Nokia Corporation (ADR) (NYSE:NOK) shares slipped 1.21% in pre-market trading down to $6.53 after the company filed a preliminary draft of its SEC form to acquire Alcatel-Lucent, which stated that Nokia will have to pay Alcatel-Lucent up to 400 million euros if “Nokia fails to receive necessary regulatory approvals for the transaction.” In April, Nokia announced it would be acquiring Alcatel-Lucent, a French telecommunications company, for about 15.6 billion euros in order to become globally competitive. The SEC draft highlighted other termination fees, including a 300 million euro fee if Nokia’s board of directors withdraws its support of the deal. However the draft stated that the fees are not cumulative and Nokia would only pay the highest available fee if the deal falls through. According to the 5 analysts polled by TipRanks in the last 3 months, 2 are bullish on Nokia, 2 are neutral, and 1 is bearish. The average 12-month price target on the stock is $9.78, marking a 48% potential upside from where shares last closed.

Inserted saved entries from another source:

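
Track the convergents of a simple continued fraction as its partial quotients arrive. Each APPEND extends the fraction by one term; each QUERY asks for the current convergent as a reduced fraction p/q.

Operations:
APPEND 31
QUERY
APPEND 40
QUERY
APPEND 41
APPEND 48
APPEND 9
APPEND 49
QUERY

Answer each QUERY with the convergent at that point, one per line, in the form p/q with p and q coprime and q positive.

APPEND 31: p_0 = 31·1 + 0 = 31, q_0 = 31·0 + 1 = 1 → 31/1
APPEND 40: p_1 = 40·31 + 1 = 1241, q_1 = 40·1 + 0 = 40 → 1241/40
APPEND 41: p_2 = 41·1241 + 31 = 50912, q_2 = 41·40 + 1 = 1641 → 50912/1641
APPEND 48: p_3 = 48·50912 + 1241 = 2445017, q_3 = 48·1641 + 40 = 78808 → 2445017/78808
APPEND 9: p_4 = 9·2445017 + 50912 = 22056065, q_4 = 9·78808 + 1641 = 710913 → 22056065/710913
APPEND 49: p_5 = 49·22056065 + 2445017 = 1083192202, q_5 = 49·710913 + 78808 = 34913545 → 1083192202/34913545

31/1
1241/40
1083192202/34913545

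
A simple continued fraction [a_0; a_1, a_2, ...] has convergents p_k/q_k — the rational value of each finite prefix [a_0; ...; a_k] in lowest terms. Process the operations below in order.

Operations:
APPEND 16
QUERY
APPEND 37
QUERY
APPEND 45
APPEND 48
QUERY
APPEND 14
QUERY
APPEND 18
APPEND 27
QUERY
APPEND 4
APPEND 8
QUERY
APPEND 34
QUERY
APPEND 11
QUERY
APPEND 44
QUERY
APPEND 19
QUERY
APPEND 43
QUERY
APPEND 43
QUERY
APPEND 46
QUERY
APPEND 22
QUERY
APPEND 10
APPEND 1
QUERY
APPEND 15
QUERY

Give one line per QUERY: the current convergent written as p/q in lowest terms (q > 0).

16/1
593/37
1282241/80005
17978075/1121736
8789943032/548445567
292667220784/18260873735
9986170166375/623083760511
110140539050909/6872182239356
4856169888406371/302999102292175
92377368418771958/5763855125790681
3977083011895600565/248148769511291458
171106946879929596253/10676160944111323375
7874896639488657028203/491351552198632166708
173418833015630384216719/10820410309314018990951
1915482059811422883412112/119515864954652841067169
30474294123967135750377073/1901433428965131438083753

APPEND 16: p_0 = 16·1 + 0 = 16, q_0 = 16·0 + 1 = 1 → 16/1
APPEND 37: p_1 = 37·16 + 1 = 593, q_1 = 37·1 + 0 = 37 → 593/37
APPEND 45: p_2 = 45·593 + 16 = 26701, q_2 = 45·37 + 1 = 1666 → 26701/1666
APPEND 48: p_3 = 48·26701 + 593 = 1282241, q_3 = 48·1666 + 37 = 80005 → 1282241/80005
APPEND 14: p_4 = 14·1282241 + 26701 = 17978075, q_4 = 14·80005 + 1666 = 1121736 → 17978075/1121736
APPEND 18: p_5 = 18·17978075 + 1282241 = 324887591, q_5 = 18·1121736 + 80005 = 20271253 → 324887591/20271253
APPEND 27: p_6 = 27·324887591 + 17978075 = 8789943032, q_6 = 27·20271253 + 1121736 = 548445567 → 8789943032/548445567
APPEND 4: p_7 = 4·8789943032 + 324887591 = 35484659719, q_7 = 4·548445567 + 20271253 = 2214053521 → 35484659719/2214053521
APPEND 8: p_8 = 8·35484659719 + 8789943032 = 292667220784, q_8 = 8·2214053521 + 548445567 = 18260873735 → 292667220784/18260873735
APPEND 34: p_9 = 34·292667220784 + 35484659719 = 9986170166375, q_9 = 34·18260873735 + 2214053521 = 623083760511 → 9986170166375/623083760511
APPEND 11: p_10 = 11·9986170166375 + 292667220784 = 110140539050909, q_10 = 11·623083760511 + 18260873735 = 6872182239356 → 110140539050909/6872182239356
APPEND 44: p_11 = 44·110140539050909 + 9986170166375 = 4856169888406371, q_11 = 44·6872182239356 + 623083760511 = 302999102292175 → 4856169888406371/302999102292175
APPEND 19: p_12 = 19·4856169888406371 + 110140539050909 = 92377368418771958, q_12 = 19·302999102292175 + 6872182239356 = 5763855125790681 → 92377368418771958/5763855125790681
APPEND 43: p_13 = 43·92377368418771958 + 4856169888406371 = 3977083011895600565, q_13 = 43·5763855125790681 + 302999102292175 = 248148769511291458 → 3977083011895600565/248148769511291458
APPEND 43: p_14 = 43·3977083011895600565 + 92377368418771958 = 171106946879929596253, q_14 = 43·248148769511291458 + 5763855125790681 = 10676160944111323375 → 171106946879929596253/10676160944111323375
APPEND 46: p_15 = 46·171106946879929596253 + 3977083011895600565 = 7874896639488657028203, q_15 = 46·10676160944111323375 + 248148769511291458 = 491351552198632166708 → 7874896639488657028203/491351552198632166708
APPEND 22: p_16 = 22·7874896639488657028203 + 171106946879929596253 = 173418833015630384216719, q_16 = 22·491351552198632166708 + 10676160944111323375 = 10820410309314018990951 → 173418833015630384216719/10820410309314018990951
APPEND 10: p_17 = 10·173418833015630384216719 + 7874896639488657028203 = 1742063226795792499195393, q_17 = 10·10820410309314018990951 + 491351552198632166708 = 108695454645338822076218 → 1742063226795792499195393/108695454645338822076218
APPEND 1: p_18 = 1·1742063226795792499195393 + 173418833015630384216719 = 1915482059811422883412112, q_18 = 1·108695454645338822076218 + 10820410309314018990951 = 119515864954652841067169 → 1915482059811422883412112/119515864954652841067169
APPEND 15: p_19 = 15·1915482059811422883412112 + 1742063226795792499195393 = 30474294123967135750377073, q_19 = 15·119515864954652841067169 + 108695454645338822076218 = 1901433428965131438083753 → 30474294123967135750377073/1901433428965131438083753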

AVEO Pharmaceuticals, Inc. (NASDAQ:AVEO) soared 153% in pre-market trading to $2.97 after the company announced an exclusive global license agreement with Novartis for the development and commercialization of AV-380; a pipeline inhibitory antibody that targets GDF-15, a growth differentiation factor often associated with cachexia in cachectic cancer patients. AVEO CEO Michael Bailey explained that the pipeline drug “holds great promise as a potential treatment for cachexia secondary to multiple disease states, including cancer, chronic kidney disease, congestive heart failure and chronic obstructive pulmonary disease.”Aveo will receive $15 million as upfront payment and will be eligible for milestone payments up to $311 million upon the success of AV-380. Novartis will bear all development, manufacturing, and commercialization costs.

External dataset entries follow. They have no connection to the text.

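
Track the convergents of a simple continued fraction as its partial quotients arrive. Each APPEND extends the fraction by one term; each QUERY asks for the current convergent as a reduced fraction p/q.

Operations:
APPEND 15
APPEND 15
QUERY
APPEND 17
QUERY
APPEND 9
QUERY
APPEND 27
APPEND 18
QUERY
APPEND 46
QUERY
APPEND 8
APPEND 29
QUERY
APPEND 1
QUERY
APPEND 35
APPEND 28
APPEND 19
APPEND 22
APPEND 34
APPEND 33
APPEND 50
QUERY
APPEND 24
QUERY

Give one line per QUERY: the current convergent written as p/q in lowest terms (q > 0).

226/15
3857/256
34939/2319
17084719/1133961
786844284/52225075
183830175023/12201327344
190142014014/12620261905
4526753393949172486357/300453393781659699486
108732561734891136170667/7216886882216735638373

APPEND 15: p_0 = 15·1 + 0 = 15, q_0 = 15·0 + 1 = 1 → 15/1
APPEND 15: p_1 = 15·15 + 1 = 226, q_1 = 15·1 + 0 = 15 → 226/15
APPEND 17: p_2 = 17·226 + 15 = 3857, q_2 = 17·15 + 1 = 256 → 3857/256
APPEND 9: p_3 = 9·3857 + 226 = 34939, q_3 = 9·256 + 15 = 2319 → 34939/2319
APPEND 27: p_4 = 27·34939 + 3857 = 947210, q_4 = 27·2319 + 256 = 62869 → 947210/62869
APPEND 18: p_5 = 18·947210 + 34939 = 17084719, q_5 = 18·62869 + 2319 = 1133961 → 17084719/1133961
APPEND 46: p_6 = 46·17084719 + 947210 = 786844284, q_6 = 46·1133961 + 62869 = 52225075 → 786844284/52225075
APPEND 8: p_7 = 8·786844284 + 17084719 = 6311838991, q_7 = 8·52225075 + 1133961 = 418934561 → 6311838991/418934561
APPEND 29: p_8 = 29·6311838991 + 786844284 = 183830175023, q_8 = 29·418934561 + 52225075 = 12201327344 → 183830175023/12201327344
APPEND 1: p_9 = 1·183830175023 + 6311838991 = 190142014014, q_9 = 1·12201327344 + 418934561 = 12620261905 → 190142014014/12620261905
APPEND 35: p_10 = 35·190142014014 + 183830175023 = 6838800665513, q_10 = 35·12620261905 + 12201327344 = 453910494019 → 6838800665513/453910494019
APPEND 28: p_11 = 28·6838800665513 + 190142014014 = 191676560648378, q_11 = 28·453910494019 + 12620261905 = 12722114094437 → 191676560648378/12722114094437
APPEND 19: p_12 = 19·191676560648378 + 6838800665513 = 3648693452984695, q_12 = 19·12722114094437 + 453910494019 = 242174078288322 → 3648693452984695/242174078288322
APPEND 22: p_13 = 22·3648693452984695 + 191676560648378 = 80462932526311668, q_13 = 22·242174078288322 + 12722114094437 = 5340551836437521 → 80462932526311668/5340551836437521
APPEND 34: p_14 = 34·80462932526311668 + 3648693452984695 = 2739388399347581407, q_14 = 34·5340551836437521 + 242174078288322 = 181820936517164036 → 2739388399347581407/181820936517164036
APPEND 33: p_15 = 33·2739388399347581407 + 80462932526311668 = 90480280110996498099, q_15 = 33·181820936517164036 + 5340551836437521 = 6005431456902850709 → 90480280110996498099/6005431456902850709
APPEND 50: p_16 = 50·90480280110996498099 + 2739388399347581407 = 4526753393949172486357, q_16 = 50·6005431456902850709 + 181820936517164036 = 300453393781659699486 → 4526753393949172486357/300453393781659699486
APPEND 24: p_17 = 24·4526753393949172486357 + 90480280110996498099 = 108732561734891136170667, q_17 = 24·300453393781659699486 + 6005431456902850709 = 7216886882216735638373 → 108732561734891136170667/7216886882216735638373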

Kite Pharma Inc (NASDAQ:KITE) jumped 1.74% in pre-market trading to $59.01 after the pharmaceutical company provided an update on its KTE-C19 clinical trial. The pipeline treatment is in clinical trials aiming to treat patients with refractory aggressive non-Hodgkin’s lymphoma (NHL) who have failed prior chemotherapy treatments and have a poor prognosis. In May, the company announced that the first patient was treated with the pipeline therapy. Many patients have been treated since and responses have been promising. The company plans to present top-line data from the Phase 1 trial in December. Kite CEO, Arie Belldegrun, commented, “We are encouraged by the progress of the KTE-C19 clinical trial and excited by the responses we have seen so far. We believe the KTE-C19 clinical findings are in line with previous results demonstrating the potential of this promising therapeutic approach.” According to the 6 analysts polled by TipRanks in the last 3 months, all 6 of them are bullish on the stock. The average 12-month price target is $89, marking a 53% potential upside from where shares last closed.